CMC (medium viscosity, ICN Biomedicals, Inc. (OH, USA)) is used as a soluble cellulose substrate. CMC is dissolved in 10 mM sodium phosphate (pH 7.0) to make 0.5% (w/v) and added to a standard reaction medium containing 10 mM sodium phosphate buffer (pH 7.0) and appropriate amount of enzyme. Avicel (crystalline cellulose) and phosphoric acid swollen cellulose (PASC, amorphous cellulose) are used as insoluble cellulose substrates. They are suspended in 10 mM sodium phosphate buffer (pH 7.0) and used for the enzyme reaction. PASC can be prepared as follows: 5 g of Avicel is dissolved in 50 mL of 80% phosphoric acid at room temperature and precipitated with 500 mL of distilled water. The precipitates were collected by centrifugation at 10,000 × g for 10 min and suspended in 500 mL of distilled water.
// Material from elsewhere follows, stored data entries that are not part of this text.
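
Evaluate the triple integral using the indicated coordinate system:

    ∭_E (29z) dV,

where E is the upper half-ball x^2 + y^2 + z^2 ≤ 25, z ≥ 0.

In spherical coordinates, x = ρ sin(φ) cos(θ), y = ρ sin(φ) sin(θ), z = ρ cos(φ), and dV = ρ^2 sin(φ) dρ dφ dθ.

The integrand becomes 29ρ cos(φ), so

    ∭_E (29z) dV = ∫_{0}^{2π} ∫_{0}^{π/2} ∫_{0}^{5} (29ρ cos(φ)) · ρ^2 sin(φ) dρ dφ dθ.

Inner (ρ): 18125sin(2φ)/8.
Middle (φ): 18125/8.
Outer (θ): 18125π/4.

Therefore the triple integral equals 18125π/4.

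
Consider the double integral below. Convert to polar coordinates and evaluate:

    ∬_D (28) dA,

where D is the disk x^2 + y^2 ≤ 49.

The region D is 0 ≤ r ≤ 7, 0 ≤ θ ≤ 2π in polar coordinates, where x = r cos(θ), y = r sin(θ), and dA = r dr dθ.

Under the substitution, the integrand becomes 28, so

    ∬_D (28) dA = ∫_{0}^{2π} ∫_{0}^{7} (28) · r dr dθ.

Inner integral (in r): ∫_{0}^{7} (28) · r dr = 686.

Outer integral (in θ): ∫_{0}^{2π} (686) dθ = 1372π.

Therefore ∬_D (28) dA = 1372π.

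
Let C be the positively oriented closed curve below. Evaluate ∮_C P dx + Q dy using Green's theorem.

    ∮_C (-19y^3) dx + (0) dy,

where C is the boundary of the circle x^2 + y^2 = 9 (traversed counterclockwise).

Green's theorem converts the closed line integral into a double integral over the enclosed region D:

    ∮_C P dx + Q dy = ∬_D (∂Q/∂x - ∂P/∂y) dA.

Here P = -19y^3, Q = 0, so

    ∂Q/∂x = 0,    ∂P/∂y = -57y^2,
    ∂Q/∂x - ∂P/∂y = 57y^2.

D is the region x^2 + y^2 ≤ 9. Evaluating the double integral:

In polar coordinates (x = r cos θ, y = r sin θ, dA = r dr dθ) the integrand becomes 57r^2sin(θ)^2, so

    ∬_D (57y^2) dA = ∫_0^{2π} ∫_0^{3} (57r^2sin(θ)^2) · r dr dθ.

Inner (r from 0 to 3): 4617sin(θ)^2/4.
Outer (θ from 0 to 2π): 4617π/4.

Therefore ∮_C P dx + Q dy = 4617π/4.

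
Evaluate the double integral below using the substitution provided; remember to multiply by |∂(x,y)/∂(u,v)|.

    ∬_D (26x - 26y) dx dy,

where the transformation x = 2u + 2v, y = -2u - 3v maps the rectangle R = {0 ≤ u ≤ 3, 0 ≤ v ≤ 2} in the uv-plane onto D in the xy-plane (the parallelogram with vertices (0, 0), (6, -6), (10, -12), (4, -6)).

Compute the Jacobian determinant of (x, y) with respect to (u, v):

    ∂(x,y)/∂(u,v) = | 2  2 | = (2)(-3) - (2)(-2) = -2.
                   | -2  -3 |

Its absolute value is |J| = 2 (the area scaling factor).

Substituting x = 2u + 2v, y = -2u - 3v into the integrand,

    26x - 26y → 104u + 130v,

so the integral becomes

    ∬_R (104u + 130v) · |J| du dv = ∫_0^3 ∫_0^2 (208u + 260v) dv du.

Inner (v): 416u + 520.
Outer (u): 3432.

Therefore ∬_D (26x - 26y) dx dy = 3432.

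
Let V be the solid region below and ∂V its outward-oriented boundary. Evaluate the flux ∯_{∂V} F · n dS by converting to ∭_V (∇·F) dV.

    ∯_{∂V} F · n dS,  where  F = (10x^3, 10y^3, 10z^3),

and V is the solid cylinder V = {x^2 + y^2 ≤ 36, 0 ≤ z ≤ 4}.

By the divergence theorem,

    ∯_{∂V} F · n dS = ∭_V (∇ · F) dV.

Compute the divergence:
    ∇ · F = ∂F_x/∂x + ∂F_y/∂y + ∂F_z/∂z = 30x^2 + 30y^2 + 30z^2.

In cylindrical coordinates, x = r cos(θ), y = r sin(θ), z = z, dV = r dr dθ dz, with 0 ≤ r ≤ 6, 0 ≤ θ ≤ 2π, 0 ≤ z ≤ 4.

The integrand, after substitution and multiplying by the volume element, becomes (30r^2 + 30z^2) · r, so

    ∭_V (∇·F) dV = ∫_0^{2π} ∫_0^{6} ∫_0^{4} (30r^2 + 30z^2) · r dz dr dθ.

Inner (z from 0 to 4): 120r^3 + 640r.
Middle (r from 0 to 6): 50400.
Outer (θ from 0 to 2π): 100800π.

Therefore ∯_{∂V} F · n dS = 100800π.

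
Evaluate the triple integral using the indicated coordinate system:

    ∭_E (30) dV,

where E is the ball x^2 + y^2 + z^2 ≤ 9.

In spherical coordinates, x = ρ sin(φ) cos(θ), y = ρ sin(φ) sin(θ), z = ρ cos(φ), and dV = ρ^2 sin(φ) dρ dφ dθ.

The integrand becomes 30, so

    ∭_E (30) dV = ∫_{0}^{2π} ∫_{0}^{π} ∫_{0}^{3} (30) · ρ^2 sin(φ) dρ dφ dθ.

Inner (ρ): 270sin(φ).
Middle (φ): 540.
Outer (θ): 1080π.

Therefore the triple integral equals 1080π.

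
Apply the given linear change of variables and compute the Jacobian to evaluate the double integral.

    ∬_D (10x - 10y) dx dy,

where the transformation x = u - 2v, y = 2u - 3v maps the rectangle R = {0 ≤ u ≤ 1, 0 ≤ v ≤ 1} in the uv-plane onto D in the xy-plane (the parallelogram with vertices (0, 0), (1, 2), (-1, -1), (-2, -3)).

Compute the Jacobian determinant of (x, y) with respect to (u, v):

    ∂(x,y)/∂(u,v) = | 1  -2 | = (1)(-3) - (-2)(2) = 1.
                   | 2  -3 |

Its absolute value is |J| = 1 (the area scaling factor).

Substituting x = u - 2v, y = 2u - 3v into the integrand,

    10x - 10y → -10u + 10v,

so the integral becomes

    ∬_R (-10u + 10v) · |J| du dv = ∫_0^1 ∫_0^1 (-10u + 10v) dv du.

Inner (v): 5 - 10u.
Outer (u): 0.

Therefore ∬_D (10x - 10y) dx dy = 0.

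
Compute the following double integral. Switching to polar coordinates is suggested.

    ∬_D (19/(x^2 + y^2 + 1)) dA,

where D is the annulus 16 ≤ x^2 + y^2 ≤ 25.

The region D is 4 ≤ r ≤ 5, 0 ≤ θ ≤ 2π in polar coordinates, where x = r cos(θ), y = r sin(θ), and dA = r dr dθ.

Under the substitution, the integrand becomes 19/(r^2 + 1), so

    ∬_D (19/(x^2 + y^2 + 1)) dA = ∫_{0}^{2π} ∫_{4}^{5} (19/(r^2 + 1)) · r dr dθ.

Inner integral (in r): ∫_{4}^{5} (19/(r^2 + 1)) · r dr = log(5429503678976sqrt(442)/2015993900449).

Outer integral (in θ): ∫_{0}^{2π} (log(5429503678976sqrt(442)/2015993900449)) dθ = log((5429503678976sqrt(442)/2015993900449)^(2π)).

Therefore ∬_D (19/(x^2 + y^2 + 1)) dA = log((5429503678976sqrt(442)/2015993900449)^(2π)).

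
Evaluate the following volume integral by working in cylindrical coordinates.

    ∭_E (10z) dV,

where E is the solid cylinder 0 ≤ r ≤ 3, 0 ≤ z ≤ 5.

In cylindrical coordinates, x = r cos(θ), y = r sin(θ), z = z, and dV = r dr dθ dz.

The integrand becomes 10z, so

    ∭_E (10z) dV = ∫_{0}^{2π} ∫_{0}^{3} ∫_{0}^{5} (10z) · r dz dr dθ.

Inner (z): 125r.
Middle (r from 0 to 3): 1125/2.
Outer (θ): 1125π.

Therefore the triple integral equals 1125π.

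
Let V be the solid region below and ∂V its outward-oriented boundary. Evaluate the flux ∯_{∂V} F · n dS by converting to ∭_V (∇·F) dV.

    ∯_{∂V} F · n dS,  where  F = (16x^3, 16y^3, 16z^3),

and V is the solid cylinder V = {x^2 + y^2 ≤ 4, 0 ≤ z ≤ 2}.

By the divergence theorem,

    ∯_{∂V} F · n dS = ∭_V (∇ · F) dV.

Compute the divergence:
    ∇ · F = ∂F_x/∂x + ∂F_y/∂y + ∂F_z/∂z = 48x^2 + 48y^2 + 48z^2.

In cylindrical coordinates, x = r cos(θ), y = r sin(θ), z = z, dV = r dr dθ dz, with 0 ≤ r ≤ 2, 0 ≤ θ ≤ 2π, 0 ≤ z ≤ 2.

The integrand, after substitution and multiplying by the volume element, becomes (48r^2 + 48z^2) · r, so

    ∭_V (∇·F) dV = ∫_0^{2π} ∫_0^{2} ∫_0^{2} (48r^2 + 48z^2) · r dz dr dθ.

Inner (z from 0 to 2): 96r^3 + 128r.
Middle (r from 0 to 2): 640.
Outer (θ from 0 to 2π): 1280π.

Therefore ∯_{∂V} F · n dS = 1280π.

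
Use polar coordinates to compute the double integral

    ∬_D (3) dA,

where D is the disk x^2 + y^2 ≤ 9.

The region D is 0 ≤ r ≤ 3, 0 ≤ θ ≤ 2π in polar coordinates, where x = r cos(θ), y = r sin(θ), and dA = r dr dθ.

Under the substitution, the integrand becomes 3, so

    ∬_D (3) dA = ∫_{0}^{2π} ∫_{0}^{3} (3) · r dr dθ.

Inner integral (in r): ∫_{0}^{3} (3) · r dr = 27/2.

Outer integral (in θ): ∫_{0}^{2π} (27/2) dθ = 27π.

Therefore ∬_D (3) dA = 27π.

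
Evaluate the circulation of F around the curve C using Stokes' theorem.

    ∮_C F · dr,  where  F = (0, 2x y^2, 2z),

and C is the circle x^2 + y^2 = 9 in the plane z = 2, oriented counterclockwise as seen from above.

Let S be the flat disk x^2 + y^2 ≤ 9 in the plane z = 2, with upward unit normal n̂ = ẑ. By Stokes' theorem,

    ∮_C F · dr = ∬_S (∇ × F) · n̂ dS = ∬_D (curl F)_z dA,

where D is the disk x^2 + y^2 ≤ 9.

Compute the curl of F = (0, 2x y^2, 2z):
    (∇ × F)_x = ∂F_z/∂y - ∂F_y/∂z = 0,
    (∇ × F)_y = ∂F_x/∂z - ∂F_z/∂x = 0,
    (∇ × F)_z = ∂F_y/∂x - ∂F_x/∂y = 2y^2.

On z = 2, (curl F)_z = 2y^2.

Convert to polar (x = r cos θ, y = r sin θ, dA = r dr dθ); the integrand becomes 2r^2sin(θ)^2, so

    ∬_D (curl F)_z dA = ∫_0^{2π} ∫_0^{3} (2r^2sin(θ)^2) · r dr dθ.

Inner (r from 0 to 3): 81sin(θ)^2/2.
Outer (θ from 0 to 2π): 81π/2.

Therefore ∮_C F · dr = 81π/2.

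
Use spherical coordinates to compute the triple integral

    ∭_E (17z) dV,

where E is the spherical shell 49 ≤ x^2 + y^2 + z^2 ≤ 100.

In spherical coordinates, x = ρ sin(φ) cos(θ), y = ρ sin(φ) sin(θ), z = ρ cos(φ), and dV = ρ^2 sin(φ) dρ dφ dθ.

The integrand becomes 17ρ cos(φ), so

    ∭_E (17z) dV = ∫_{0}^{2π} ∫_{0}^{π} ∫_{7}^{10} (17ρ cos(φ)) · ρ^2 sin(φ) dρ dφ dθ.

Inner (ρ): 129183sin(2φ)/8.
Middle (φ): 0.
Outer (θ): 0.

Therefore the triple integral equals 0.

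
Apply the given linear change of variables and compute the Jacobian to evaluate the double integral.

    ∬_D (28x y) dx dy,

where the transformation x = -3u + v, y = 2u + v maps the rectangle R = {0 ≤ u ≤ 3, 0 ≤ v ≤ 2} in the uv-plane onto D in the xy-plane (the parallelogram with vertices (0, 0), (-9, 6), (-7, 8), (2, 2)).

Compute the Jacobian determinant of (x, y) with respect to (u, v):

    ∂(x,y)/∂(u,v) = | -3  1 | = (-3)(1) - (1)(2) = -5.
                   | 2  1 |

Its absolute value is |J| = 5 (the area scaling factor).

Substituting x = -3u + v, y = 2u + v into the integrand,

    28x y → -168u^2 - 28u v + 28v^2,

so the integral becomes

    ∬_R (-168u^2 - 28u v + 28v^2) · |J| du dv = ∫_0^3 ∫_0^2 (-840u^2 - 140u v + 140v^2) dv du.

Inner (v): -1680u^2 - 280u + 1120/3.
Outer (u): -15260.

Therefore ∬_D (28x y) dx dy = -15260.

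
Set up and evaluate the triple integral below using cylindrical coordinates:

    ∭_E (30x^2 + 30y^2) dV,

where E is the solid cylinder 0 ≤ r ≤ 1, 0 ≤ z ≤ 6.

In cylindrical coordinates, x = r cos(θ), y = r sin(θ), z = z, and dV = r dr dθ dz.

The integrand becomes 30r^2, so

    ∭_E (30x^2 + 30y^2) dV = ∫_{0}^{2π} ∫_{0}^{1} ∫_{0}^{6} (30r^2) · r dz dr dθ.

Inner (z): 180r^3.
Middle (r from 0 to 1): 45.
Outer (θ): 90π.

Therefore the triple integral equals 90π.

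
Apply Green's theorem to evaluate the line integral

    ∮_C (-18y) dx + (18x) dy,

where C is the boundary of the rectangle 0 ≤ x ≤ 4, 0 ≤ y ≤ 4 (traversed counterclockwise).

Green's theorem converts the closed line integral into a double integral over the enclosed region D:

    ∮_C P dx + Q dy = ∬_D (∂Q/∂x - ∂P/∂y) dA.

Here P = -18y, Q = 18x, so

    ∂Q/∂x = 18,    ∂P/∂y = -18,
    ∂Q/∂x - ∂P/∂y = 36.

D is the region 0 ≤ x ≤ 4, 0 ≤ y ≤ 4. Evaluating the double integral:

    ∬_D (36) dA = ∫_0^{4} ∫_0^{4} (36) dy dx.

Inner (y from 0 to 4): 144.
Outer (x from 0 to 4): 576.

Therefore ∮_C P dx + Q dy = 576.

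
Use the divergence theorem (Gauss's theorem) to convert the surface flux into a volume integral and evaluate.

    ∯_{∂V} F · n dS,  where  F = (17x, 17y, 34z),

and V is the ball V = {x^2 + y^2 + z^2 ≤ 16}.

By the divergence theorem,

    ∯_{∂V} F · n dS = ∭_V (∇ · F) dV.

Compute the divergence:
    ∇ · F = ∂F_x/∂x + ∂F_y/∂y + ∂F_z/∂z = 17 + 17 + 34 = 68.

In spherical coordinates, x = ρ sin(φ) cos(θ), y = ρ sin(φ) sin(θ), z = ρ cos(φ), dV = ρ^2 sin(φ) dρ dφ dθ, with 0 ≤ ρ ≤ 4, 0 ≤ φ ≤ π, 0 ≤ θ ≤ 2π.

The integrand, after substitution and multiplying by the volume element, becomes (68) · ρ^2 sin(φ), so

    ∭_V (∇·F) dV = ∫_0^{2π} ∫_0^{π} ∫_0^{4} (68) · ρ^2 sin(φ) dρ dφ dθ.

Inner (ρ from 0 to 4): 4352sin(φ)/3.
Middle (φ from 0 to π): 8704/3.
Outer (θ from 0 to 2π): 17408π/3.

Therefore ∯_{∂V} F · n dS = 17408π/3.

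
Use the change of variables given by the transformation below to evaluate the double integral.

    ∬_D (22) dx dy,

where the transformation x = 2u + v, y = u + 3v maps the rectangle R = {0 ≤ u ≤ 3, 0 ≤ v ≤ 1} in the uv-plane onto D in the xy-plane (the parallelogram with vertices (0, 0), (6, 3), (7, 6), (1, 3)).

Compute the Jacobian determinant of (x, y) with respect to (u, v):

    ∂(x,y)/∂(u,v) = | 2  1 | = (2)(3) - (1)(1) = 5.
                   | 1  3 |

Its absolute value is |J| = 5 (the area scaling factor).

Substituting x = 2u + v, y = u + 3v into the integrand,

    22 → 22,

so the integral becomes

    ∬_R (22) · |J| du dv = ∫_0^3 ∫_0^1 (110) dv du.

Inner (v): 110.
Outer (u): 330.

Therefore ∬_D (22) dx dy = 330.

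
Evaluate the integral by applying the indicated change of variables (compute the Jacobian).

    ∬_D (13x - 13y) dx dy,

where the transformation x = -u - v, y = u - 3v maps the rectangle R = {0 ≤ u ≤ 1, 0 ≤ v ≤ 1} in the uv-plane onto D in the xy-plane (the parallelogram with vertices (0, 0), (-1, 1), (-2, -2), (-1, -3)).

Compute the Jacobian determinant of (x, y) with respect to (u, v):

    ∂(x,y)/∂(u,v) = | -1  -1 | = (-1)(-3) - (-1)(1) = 4.
                   | 1  -3 |

Its absolute value is |J| = 4 (the area scaling factor).

Substituting x = -u - v, y = u - 3v into the integrand,

    13x - 13y → -26u + 26v,

so the integral becomes

    ∬_R (-26u + 26v) · |J| du dv = ∫_0^1 ∫_0^1 (-104u + 104v) dv du.

Inner (v): 52 - 104u.
Outer (u): 0.

Therefore ∬_D (13x - 13y) dx dy = 0.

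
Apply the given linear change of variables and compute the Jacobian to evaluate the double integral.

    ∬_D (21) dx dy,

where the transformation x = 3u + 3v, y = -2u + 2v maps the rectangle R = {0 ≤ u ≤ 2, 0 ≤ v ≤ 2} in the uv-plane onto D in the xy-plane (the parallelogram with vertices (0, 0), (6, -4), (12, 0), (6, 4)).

Compute the Jacobian determinant of (x, y) with respect to (u, v):

    ∂(x,y)/∂(u,v) = | 3  3 | = (3)(2) - (3)(-2) = 12.
                   | -2  2 |

Its absolute value is |J| = 12 (the area scaling factor).

Substituting x = 3u + 3v, y = -2u + 2v into the integrand,

    21 → 21,

so the integral becomes

    ∬_R (21) · |J| du dv = ∫_0^2 ∫_0^2 (252) dv du.

Inner (v): 504.
Outer (u): 1008.

Therefore ∬_D (21) dx dy = 1008.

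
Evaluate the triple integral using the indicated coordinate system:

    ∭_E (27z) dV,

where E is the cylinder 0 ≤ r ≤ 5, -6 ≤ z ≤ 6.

In cylindrical coordinates, x = r cos(θ), y = r sin(θ), z = z, and dV = r dr dθ dz.

The integrand becomes 27z, so

    ∭_E (27z) dV = ∫_{0}^{2π} ∫_{0}^{5} ∫_{-6}^{6} (27z) · r dz dr dθ.

Inner (z): 0.
Middle (r from 0 to 5): 0.
Outer (θ): 0.

Therefore the triple integral equals 0.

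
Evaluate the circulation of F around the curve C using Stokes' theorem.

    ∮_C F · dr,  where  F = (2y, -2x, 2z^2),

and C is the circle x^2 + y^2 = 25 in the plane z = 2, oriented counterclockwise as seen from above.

Let S be the flat disk x^2 + y^2 ≤ 25 in the plane z = 2, with upward unit normal n̂ = ẑ. By Stokes' theorem,

    ∮_C F · dr = ∬_S (∇ × F) · n̂ dS = ∬_D (curl F)_z dA,

where D is the disk x^2 + y^2 ≤ 25.

Compute the curl of F = (2y, -2x, 2z^2):
    (∇ × F)_x = ∂F_z/∂y - ∂F_y/∂z = 0,
    (∇ × F)_y = ∂F_x/∂z - ∂F_z/∂x = 0,
    (∇ × F)_z = ∂F_y/∂x - ∂F_x/∂y = -4.

On z = 2, (curl F)_z = -4.

Convert to polar (x = r cos θ, y = r sin θ, dA = r dr dθ); the integrand becomes -4, so

    ∬_D (curl F)_z dA = ∫_0^{2π} ∫_0^{5} (-4) · r dr dθ.

Inner (r from 0 to 5): -50.
Outer (θ from 0 to 2π): -100π.

Therefore ∮_C F · dr = -100π.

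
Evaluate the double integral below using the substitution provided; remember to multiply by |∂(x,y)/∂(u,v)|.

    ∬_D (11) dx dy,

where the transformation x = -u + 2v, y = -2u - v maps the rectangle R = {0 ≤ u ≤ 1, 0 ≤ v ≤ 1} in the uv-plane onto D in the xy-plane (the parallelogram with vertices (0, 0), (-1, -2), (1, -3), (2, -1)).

Compute the Jacobian determinant of (x, y) with respect to (u, v):

    ∂(x,y)/∂(u,v) = | -1  2 | = (-1)(-1) - (2)(-2) = 5.
                   | -2  -1 |

Its absolute value is |J| = 5 (the area scaling factor).

Substituting x = -u + 2v, y = -2u - v into the integrand,

    11 → 11,

so the integral becomes

    ∬_R (11) · |J| du dv = ∫_0^1 ∫_0^1 (55) dv du.

Inner (v): 55.
Outer (u): 55.

Therefore ∬_D (11) dx dy = 55.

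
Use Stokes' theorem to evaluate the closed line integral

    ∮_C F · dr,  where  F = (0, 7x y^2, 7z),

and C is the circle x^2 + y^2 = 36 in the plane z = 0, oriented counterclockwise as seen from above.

Let S be the flat disk x^2 + y^2 ≤ 36 in the plane z = 0, with upward unit normal n̂ = ẑ. By Stokes' theorem,

    ∮_C F · dr = ∬_S (∇ × F) · n̂ dS = ∬_D (curl F)_z dA,

where D is the disk x^2 + y^2 ≤ 36.

Compute the curl of F = (0, 7x y^2, 7z):
    (∇ × F)_x = ∂F_z/∂y - ∂F_y/∂z = 0,
    (∇ × F)_y = ∂F_x/∂z - ∂F_z/∂x = 0,
    (∇ × F)_z = ∂F_y/∂x - ∂F_x/∂y = 7y^2.

On z = 0, (curl F)_z = 7y^2.

Convert to polar (x = r cos θ, y = r sin θ, dA = r dr dθ); the integrand becomes 7r^2sin(θ)^2, so

    ∬_D (curl F)_z dA = ∫_0^{2π} ∫_0^{6} (7r^2sin(θ)^2) · r dr dθ.

Inner (r from 0 to 6): 2268sin(θ)^2.
Outer (θ from 0 to 2π): 2268π.

Therefore ∮_C F · dr = 2268π.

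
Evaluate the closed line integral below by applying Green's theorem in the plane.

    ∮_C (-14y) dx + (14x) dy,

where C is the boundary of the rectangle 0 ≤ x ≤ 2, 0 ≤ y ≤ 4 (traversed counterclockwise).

Green's theorem converts the closed line integral into a double integral over the enclosed region D:

    ∮_C P dx + Q dy = ∬_D (∂Q/∂x - ∂P/∂y) dA.

Here P = -14y, Q = 14x, so

    ∂Q/∂x = 14,    ∂P/∂y = -14,
    ∂Q/∂x - ∂P/∂y = 28.

D is the region 0 ≤ x ≤ 2, 0 ≤ y ≤ 4. Evaluating the double integral:

    ∬_D (28) dA = ∫_0^{2} ∫_0^{4} (28) dy dx.

Inner (y from 0 to 4): 112.
Outer (x from 0 to 2): 224.

Therefore ∮_C P dx + Q dy = 224.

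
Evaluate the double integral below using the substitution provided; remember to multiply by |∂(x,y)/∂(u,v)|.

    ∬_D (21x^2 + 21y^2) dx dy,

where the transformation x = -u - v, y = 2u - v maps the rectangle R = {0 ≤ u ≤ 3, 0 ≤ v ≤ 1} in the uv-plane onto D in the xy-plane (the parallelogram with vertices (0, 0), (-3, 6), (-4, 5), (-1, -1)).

Compute the Jacobian determinant of (x, y) with respect to (u, v):

    ∂(x,y)/∂(u,v) = | -1  -1 | = (-1)(-1) - (-1)(2) = 3.
                   | 2  -1 |

Its absolute value is |J| = 3 (the area scaling factor).

Substituting x = -u - v, y = 2u - v into the integrand,

    21x^2 + 21y^2 → 105u^2 - 42u v + 42v^2,

so the integral becomes

    ∬_R (105u^2 - 42u v + 42v^2) · |J| du dv = ∫_0^3 ∫_0^1 (315u^2 - 126u v + 126v^2) dv du.

Inner (v): 315u^2 - 63u + 42.
Outer (u): 5355/2.

Therefore ∬_D (21x^2 + 21y^2) dx dy = 5355/2.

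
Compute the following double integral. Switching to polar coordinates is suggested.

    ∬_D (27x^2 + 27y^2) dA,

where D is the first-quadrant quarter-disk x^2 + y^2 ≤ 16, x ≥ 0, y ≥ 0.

The region D is 0 ≤ r ≤ 4, 0 ≤ θ ≤ π/2 in polar coordinates, where x = r cos(θ), y = r sin(θ), and dA = r dr dθ.

Under the substitution, the integrand becomes 27r^2, so

    ∬_D (27x^2 + 27y^2) dA = ∫_{0}^{π/2} ∫_{0}^{4} (27r^2) · r dr dθ.

Inner integral (in r): ∫_{0}^{4} (27r^2) · r dr = 1728.

Outer integral (in θ): ∫_{0}^{π/2} (1728) dθ = 864π.

Therefore ∬_D (27x^2 + 27y^2) dA = 864π.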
This washing repeated three times and the pH of the suspension was adjusted to 7.0 with 1 M NaOH. The precipitates (PASC) were collected by suction filtration through grass filter and stored at − 20°C until use. These insoluble celluloses were suspended in 10 mM sodium phosphate buffer (pH 7.0) and used for cellulase assay. Cellooligosaccharides (cellobiose–cellohexaose, G2–G6) were purchased from Seikagaku Kogyo Co. (Tokyo, Japan). They were dissolved in 10 mM sodium phosphate (pH 7.0) and used as oligosaccharide substrates.